Technological change is not about disruption, it’s about enabling growth

Technological change is not about disruption, it’s about enabling growth | Insurance Business

Technological change is not about disruption, it’s about enabling growth

Technology has allowed the insurance industry to redefine its strategy and business models, allowing innovation in the design of products, risk assessment techniques and claims handling processes across clients, intermediaries and insurers. A large component of the industry has admittedly lagged in adopting such advancements - however, recent trends indicate a growing acknowledgment and appreciation for the inevitable positive impact this ‘disruption’ will have and the opportunities it will offer. There is no doubt that due to the unremitting evolution in technology, the industry as we now recognise it will look vastly different 10 years from now and the future leadership of the industry should inevitably expect today’s disruption as a norm of tomorrow.

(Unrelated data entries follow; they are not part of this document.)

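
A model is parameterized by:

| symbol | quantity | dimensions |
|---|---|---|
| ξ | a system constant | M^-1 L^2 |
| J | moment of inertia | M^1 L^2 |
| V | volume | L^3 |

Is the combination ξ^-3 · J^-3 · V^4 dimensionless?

Sum the exponent of each base dimension across the product:
  M: −3·[ξ]_M − 3·[J]_M + 4·[V]_M = −3·(-1) − 3·(1) + 4·(0) = 0
  L: −3·[ξ]_L − 3·[J]_L + 4·[V]_L = −3·(2) − 3·(2) + 4·(3) = 0
  T: −3·[ξ]_T − 3·[J]_T + 4·[V]_T = −3·(0) − 3·(0) + 4·(0) = 0
  N: −3·[ξ]_N − 3·[J]_N + 4·[V]_N = −3·(0) − 3·(0) + 4·(0) = 0
All base exponents vanish — dimensionless.

yes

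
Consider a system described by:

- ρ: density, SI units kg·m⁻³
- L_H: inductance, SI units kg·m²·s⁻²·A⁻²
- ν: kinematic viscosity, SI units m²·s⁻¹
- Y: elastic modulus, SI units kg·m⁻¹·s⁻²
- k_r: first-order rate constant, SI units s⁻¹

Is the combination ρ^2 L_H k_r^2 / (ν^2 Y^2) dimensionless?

Sum the exponent of each base dimension across the product:
  M: 2·[ρ]_M + [L_H]_M − 2·[ν]_M − 2·[Y]_M + 2·[k_r]_M = 2·(1) + (1) − 2·(0) − 2·(1) + 2·(0) = 1
  L: 2·[ρ]_L + [L_H]_L − 2·[ν]_L − 2·[Y]_L + 2·[k_r]_L = 2·(-3) + (2) − 2·(2) − 2·(-1) + 2·(0) = -6
  T: 2·[ρ]_T + [L_H]_T − 2·[ν]_T − 2·[Y]_T + 2·[k_r]_T = 2·(0) + (-2) − 2·(-1) − 2·(-2) + 2·(-1) = 2
  I: 2·[ρ]_I + [L_H]_I − 2·[ν]_I − 2·[Y]_I + 2·[k_r]_I = 2·(0) + (-2) − 2·(0) − 2·(0) + 2·(0) = -2
Net dimensions [M L⁻⁶ T² I⁻²] ≠ [1] — not dimensionless.

no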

Existing insurance businesses start from a place of strength – we have satisfied clients and our business models allow a significant level of direct client interaction (and ownership) that not many industries can emulate. As the barriers to entry into the industry reduce, we are witnessing a variety of non-traditional entrants – however, the sustainability of these new participants will not be easy. Incumbents’ presence and market share is built on the foundations of long-standing reputations & trust, extensive relationships and high capital intensity, all of which will be difficult for new entrants to replicate in the medium term. While customers may flock to new entrants using online aggregation and comparison tools, there is always the concern that should a policy issue or claim arise, the customer service on one end of the equation will not live up to the brand, reputation and demonstrated service levels of existing providers.

Broadly speaking, the insurance industry has typically embraced technology, specifically as it relates to creating more meaningful enhancements in client engagement. Big idea developments driven strongly from the insurtech community, such as the practical application of AI and automation, Internet of Things (IoT), blockchain and the evolution of big data and supportive analytics capabilities, have all had a notable impact on the industry with scope for further use. Regulators are a key component of the change and will need to evolve in unison with technology to minimise the impact that lagging frameworks could have on technological advancement. Ensuring clients and an implicit regulatory framework are at the core of any strategic decisions will ensure feasibility and certainty of investment outcomes.

As an industry, we need to increase focus on creating a more dynamic and relevant experience for all users, especially clients. It’s not just a matter of improving what we believe needs improving – customer experiences are changing every day and we need to identify innovative ways to engage with clients, achieving customer satisfaction. Analysing what is working from a customer’s point of view across all industry iterations and implementing those expectations into our own industry will ensure we can provide that same or better level of experience to our customers. The Hayne royal commission laid bare what can happen should businesses take clients for granted.

As I’ve noted previously, to create long-term sustainability, intermediaries need to transition from a safety-net approach towards a more collaborative risk management partner for our clients’ businesses. Technology provides an abundance of innovative opportunities to drive this change – wearables are helping clients manage workers’ comp claims through pro-active management of key risks, sensors and tracking devices are providing early notification of industrial risks to businesses. As technologies evolve, these innovations will move from being a non-essential accessory to a core component of the insurance offering and become a core criteria in our client’s purchase decisions.

Technology also provides additional opportunities to optimise the way the insurance industry operates today, including opportunities to reduce cost-to-serve, increase speed-to-market, provide consistency across omni-channel customer experiences, uplift the proposition value-add and enhance leverage of expertise for our clients. Automation and AI are creating opportunities to automate simple, and increasingly more complex tasks, allowing our industry to focus on client experience and growth in sales. Digitising the business model offers significant upside, including the creation of new data available for analytics. Leveraging AI in the claims process has allowed a reduction in processing times, enhanced fraud detection and improved client satisfaction. Businesses today have access to an abundance of data but lack the focused investment in analytics capabilities. Greater investment in analysing data will assist us to better manage risk and grow profitability by enabling evidence-based decision making.

Perhaps the most important message to keep in mind is that the collective impact of technology on the insurance industry is less about disruption and more about evolution. In response, the industry must pro-actively adopt emerging technologies and host a greater appreciation of data to enable improved business outcomes across the insurance lifecycle. Given adequate consideration, technological ‘disruption’ is a merely an evolution, which, if leveraged, can drive new growth and an expanded market for incumbents and disruptors alike.